Y.A.L.A. STINK werd geboren op een dinsdag die toevallig op een woensdag viel. Zijn moeder baarde hem met een triangel in haar hand en zijn vader applaudisseerde met een accordeon, wat een enigszins dissonant wiegelied opleverde. Al bij zijn eerste ademhaling produceerde de baby niet een kreet, maar een volledig uitgecomponeerd jazz-solo voor mondharmonica, inclusief modulatie naar een onverwacht parallelle toonsoort. De verloskundige stopte direct met werken en begon een carrière als bezielde panfluit.

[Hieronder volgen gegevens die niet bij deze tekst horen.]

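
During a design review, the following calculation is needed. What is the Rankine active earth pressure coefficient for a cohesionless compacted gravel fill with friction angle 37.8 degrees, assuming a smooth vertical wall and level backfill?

K_a = (1 − sin φ)/(1 + sin φ) = (1 − sin 37.8°)/(1 + sin 37.8°) = 0.2400.

0.240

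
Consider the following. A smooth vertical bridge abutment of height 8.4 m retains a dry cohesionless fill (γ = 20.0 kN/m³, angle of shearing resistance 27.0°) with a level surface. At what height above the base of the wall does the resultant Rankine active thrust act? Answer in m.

K_a = 0.3755.
The pressure distribution is triangular, so the resultant acts at H/3 above the base = 8.4/3 = 2.800 m.

2.80 m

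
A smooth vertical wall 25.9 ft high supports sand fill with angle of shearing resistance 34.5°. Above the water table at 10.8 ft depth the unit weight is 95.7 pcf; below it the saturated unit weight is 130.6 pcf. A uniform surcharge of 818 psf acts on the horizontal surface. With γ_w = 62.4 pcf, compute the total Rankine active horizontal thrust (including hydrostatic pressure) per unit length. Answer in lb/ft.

21000 lb/ft

K_a = tan²(45° − φ/2) = 0.2768.
γ' = 130.6 − 62.4 = 68.20 pcf. h₂ = H − d_w = 15.1 ft.
σ'_h: at surface K_a·q = 226.4; at WT K_a(q+γd_w) = 512.5; at base K_a(q+γd_w+γ'h₂) = 797.6 psf.
P₁ = ½(226.4+512.5)×10.8 = 3990; P₂ = ½(512.5+797.6)×15.1 = 9891; P_w = ½γ_w h₂² = 7114.
Total = 3990+9891+7114 = 21000 lb/ft.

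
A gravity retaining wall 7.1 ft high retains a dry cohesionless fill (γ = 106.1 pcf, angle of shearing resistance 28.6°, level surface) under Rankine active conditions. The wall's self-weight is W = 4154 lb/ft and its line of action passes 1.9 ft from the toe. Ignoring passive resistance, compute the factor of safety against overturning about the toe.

3.54

K_a = tan²(45° − 28.6°/2) = 0.3525.
P_a = ½K_aγH² = 0.5×0.3525×106.1×7.1² = 942.8 lb/ft, acting at H/3 = 2.367 ft above the base.
Overturning moment M_o = P_a × H/3 = 942.8 × 2.367 = 2231.
Resisting moment M_r = W × 1.9 = 4154 × 1.9 = 7893.
FS_overturning = M_r/M_o = 7893/2231 = 3.537.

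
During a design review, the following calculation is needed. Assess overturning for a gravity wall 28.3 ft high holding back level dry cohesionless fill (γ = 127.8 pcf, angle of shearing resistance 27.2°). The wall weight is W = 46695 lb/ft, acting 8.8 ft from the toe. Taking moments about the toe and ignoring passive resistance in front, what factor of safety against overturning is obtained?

2.28

K_a = tan²(45° − 27.2°/2) = 0.3726.
P_a = ½K_aγH² = 0.5×0.3726×127.8×28.3² = 19070 lb/ft, acting at H/3 = 9.433 ft above the base.
Overturning moment M_o = P_a × H/3 = 19070 × 9.433 = 179900.
Resisting moment M_r = W × 8.8 = 46695 × 8.8 = 410900.
FS_overturning = M_r/M_o = 410900/179900 = 2.284.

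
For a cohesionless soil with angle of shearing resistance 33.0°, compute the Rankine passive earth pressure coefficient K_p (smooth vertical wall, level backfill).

3.39

K_p = (1 + sin φ)/(1 − sin φ) = tan²(45° + 33.0°/2) = 3.392.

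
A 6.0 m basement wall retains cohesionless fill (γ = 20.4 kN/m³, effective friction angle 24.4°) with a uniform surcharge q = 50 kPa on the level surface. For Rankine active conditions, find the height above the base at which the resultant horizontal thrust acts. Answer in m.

2.45 m

K_a = 0.4153.
Triangular part P₁ = ½K_aγH² = 152.5 at H/3 = 2.000 m; rectangular part P₂ = K_a q H = 124.6 at H/2 = 3.000 m.
ȳ = (P₁·2.000 + P₂·3.000)/(P₁+P₂) = 2.450 m.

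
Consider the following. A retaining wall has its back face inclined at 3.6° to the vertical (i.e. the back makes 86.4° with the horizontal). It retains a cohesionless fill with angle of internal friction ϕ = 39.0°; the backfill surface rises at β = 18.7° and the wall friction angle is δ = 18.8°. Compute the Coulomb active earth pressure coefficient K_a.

K_a = sin²(α+φ) / [sin²α · sin(α−δ) · (1 + √{sin(φ+δ)sin(φ−β) / (sin(α−δ)sin(α+β))})²].
With α = 86.4°, φ = 39.0°, δ = 18.8°, β = 18.7°: K_a = 0.2914.

0.291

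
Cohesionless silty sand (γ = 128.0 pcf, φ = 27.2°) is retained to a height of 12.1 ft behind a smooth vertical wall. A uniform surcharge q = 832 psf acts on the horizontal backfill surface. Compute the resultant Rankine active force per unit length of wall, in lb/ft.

K_a = tan²(45° − φ/2) = 0.3726.
Soil triangle: ½ K_a γ H² = 0.5×0.3726×128.0×12.1² = 3491 lb/ft.
Surcharge rectangle: K_a q H = 0.3726×832×12.1 = 3751 lb/ft.
Total = 3491 + 3751 = 7242 lb/ft.

7240 lb/ft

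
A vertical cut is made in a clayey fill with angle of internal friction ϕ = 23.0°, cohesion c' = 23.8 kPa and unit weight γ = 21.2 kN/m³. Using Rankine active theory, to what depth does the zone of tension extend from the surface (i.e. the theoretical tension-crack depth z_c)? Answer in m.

K_a = tan²(45° − 23.0°/2) = 0.4381; √K_a = 0.6619.
The active pressure is zero where K_a γ z = 2c√K_a, so z_c = 2c/(γ√K_a) = 2×23.8/(21.2×0.6619) = 3.392 m.

3.39 m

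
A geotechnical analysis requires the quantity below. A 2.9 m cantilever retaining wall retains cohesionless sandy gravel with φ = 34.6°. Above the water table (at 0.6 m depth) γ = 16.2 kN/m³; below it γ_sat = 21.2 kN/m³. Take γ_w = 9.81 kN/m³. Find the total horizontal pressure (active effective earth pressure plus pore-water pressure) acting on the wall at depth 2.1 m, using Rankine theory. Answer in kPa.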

Zijn naam, Y.A.L.A., is officieel een afkorting voor “Yoghurt Aan Luchtige Akkoorden”, hoewel sommigen beweren dat het staat voor “Yes, Altijd Luidruchtige Applausmachines”. Het tweede deel van zijn naam, STINK, betekent uiteraard niets, behalve in twaalf talen waar het toevallig wel iets betekent, zoals “regenboogpapegaai” in het Oud-Groenslapisch en “per ongeluk trombone eten” in het dialect van Noord-Knarsbergen.
De vroege jaren
Als peuter oefende Y.A.L.A. niet met Duplo, maar met dubbelbas. Hij gooide geen ballen, maar balalaika’s. Zijn eerste vriend was een oboe die hij zelf tot leven floot, genaamd Oboetje. Oboetje en Y.A.L.A. waren onafscheidelijk, tot Oboetje op een dag besloot om als klarinet door het leven te gaan. Het verdriet dat hieruit voortkwam, componeerde Y.A.L.A. om tot zijn beroemde peuterhit “Symfonie der Snottebellen in D-Dur”, uitgevoerd met enkel neusfluit en stampvoeten.
Zijn basisschooltijd werd overschaduwd door het feit dat hij bij iedere toets automatisch begon te jammen. Bij een dictee veranderde hij “kat” in een drumsolo en “fiets” in een fuga. De leraar kon niet boos worden; het schoolbord veranderde telkens spontaan in een xylofoon zodra Y.A.L.A. de klas binnenkwam.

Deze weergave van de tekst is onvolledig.